Adequate funding for these initiatives would be a vital task.  A global financial transaction tax could be levied and collected for such war, pandemic, climate change and natural disaster prevention/preparedness/reactionary measures.  Economic cost savings from the prevention of so many costly but preventable crises would soon yield sufficient sustainable resources for other human rights endeavors.  Cost effective investments in human capital instead of preserving the increasingly costly status quo of national sovereignty and the inherently unfair/virtually unregulated global capitalism is a fundamentally wise economic and sustainable choice.  Is there any doubt that free trade would best flourish on a level, clean, healthy and well educated playing field?  A field where business contracts were reliable and enforced equally in every corner of the world.

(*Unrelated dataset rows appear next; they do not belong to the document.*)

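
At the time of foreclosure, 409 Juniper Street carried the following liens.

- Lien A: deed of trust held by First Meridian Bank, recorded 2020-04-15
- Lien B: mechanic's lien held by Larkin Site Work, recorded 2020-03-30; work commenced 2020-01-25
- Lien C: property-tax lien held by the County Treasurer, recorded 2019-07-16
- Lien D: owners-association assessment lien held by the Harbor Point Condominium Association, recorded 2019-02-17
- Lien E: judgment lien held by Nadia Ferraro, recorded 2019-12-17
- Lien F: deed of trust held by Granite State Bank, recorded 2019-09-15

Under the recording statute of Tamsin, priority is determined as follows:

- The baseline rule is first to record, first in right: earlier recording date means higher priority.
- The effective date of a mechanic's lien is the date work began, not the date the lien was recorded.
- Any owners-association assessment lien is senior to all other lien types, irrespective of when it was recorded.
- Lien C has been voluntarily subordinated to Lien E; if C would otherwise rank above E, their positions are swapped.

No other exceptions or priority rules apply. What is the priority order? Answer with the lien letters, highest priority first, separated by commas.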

Territorial disputes between great and small nations (South China Sea, Ukraine, Kashmir, West Bank, Outer space…), ethnic groups (Kurds, Chechens…)  or religions (Sunni/Shiite, Islam/Hindu, would be settled in courts not on battle fields.

U.S. leaders often speak about ‘defending freedom’ but our foreign policy usually protects national interests.  We have not yet realized that our best interests are in protecting the inalienable rights of all mankind.  Albert Einstein once said “Nationalism is an infantile disease. It is the measles of mankind.”  In that context, national sovereignty is a virus -- a lethal infection that has kept the grand ideals of the Magna Carta from being applied globally.

Chances are June 16th will pass and then the 4th of July.  And most Americans will remain ignorant of this fundamental American calling … of “liberty and justice for all”.  A world federation with powers limited by a constitution and a global bill of rights is the best chance we have of reaching that goal.  And time is running out.